Mais de 200 cidades brasileiras em todas as regiões chamaram atos contra o governo Bolsonaro no último sábado (29). A estimativa é de que mais de 450 mil pessoas foram às ruas. Nas redes sociais, as hashtags #29MForaBolsonaro e #29MPovoNasRuas foram as mais comentadas. É incalculável o número de pessoas que se manifestaram por meio de carreatas ou com panos pretos nas suas janelas, demonstrando o crescente descontentamento com o governo federal.

Os atos foram convocados por uma articulação mais ampla denominada "Campanha Fora Bolsonaro". Para um observador atento, é possível perceber que houve uma mudança significativa na forma de convocar as manifestações. Desta vez uma teia ampla de organizações de vários formatos convocou os atos.

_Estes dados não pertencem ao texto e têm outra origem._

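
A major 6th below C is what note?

A sixth below C lands on the letter E.
A major sixth spans 9 semitones, so C moves to pitch class 3. On the letter E that is Eb.

Eb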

Tradicionalmente as manifestações têm sido articuladas por grandes organizações com representatividade e legitimidade na sociedade. Mas essa estratégia não vinha funcionando muito bem, dada a crescente pluralidade da sociedade em suas formas de organização. O que mobiliza é sentir-se (e efetivamente ser parte) do processo de mobilização.

Houve acordo sobre a data e as estratégias. Esta unidade foi construída principalmente na Plenária da Campanha Fora Bolsonaro que organiza as lutas populares.

Neste espaço, faz quase um ano que se tem chegado a três agendas que seriam capazes de dar unidade às lutas populares: a defesa da vacina para todos pelo SUS, a defesa do auxílio emergencial de seiscentos reais até o fim da pandemia e o Fora Bolsonaro. A síntese política desta unidade foi expressa nos slogans "Vacina no braço, comida no prato" e "Fora Bolsonaro". A última plenária, realizada no início de maio, reuniu mais de 600 organizações de todo o Brasil com perfis bem diversos.

Neste formato de articulação, couberam diversas formas de organização, desde partidos, passando pelas Frentes Brasil Popular e Povo Sem Medo, movimentos de massas, coalizões, plataformas, centrais e coletivos. O fato de não ter um comando central nacional possibilitou que organizações com atuação territorial participassem da construção dos atos inclusive com as suas próprias agendas. Se, para alguns, este formato pode parecer fragmentado, é ele que tem possibilitado a construção de unidade na luta social e política.

As manifestações se cercaram de muitas incertezas. Não foi consensual chamar protestos presenciais, em meio à defesa do isolamento social como estratégia de enfrentamento à pandemia. Este debate gerou uma síntese política que podemos resumir na frase "Se o povo protesta em meio a uma pandemia é porque o governo é mais perigoso que o vírus". A mesma síntese construída nas manifestações da Colômbia, nos meses de abril e maio desse ano.

Este número de participantes nas ruas está longe ainda da quantidade de participantes nas últimas manifestações críticas ao governo Bolsonaro em tempos de pré-pandemia. O que ficou conhecido como "tsunami" da educação em maio de 2019 mobilizou cerca de 1,5 milhão de pessoas pelo Brasil a cada ato organizado.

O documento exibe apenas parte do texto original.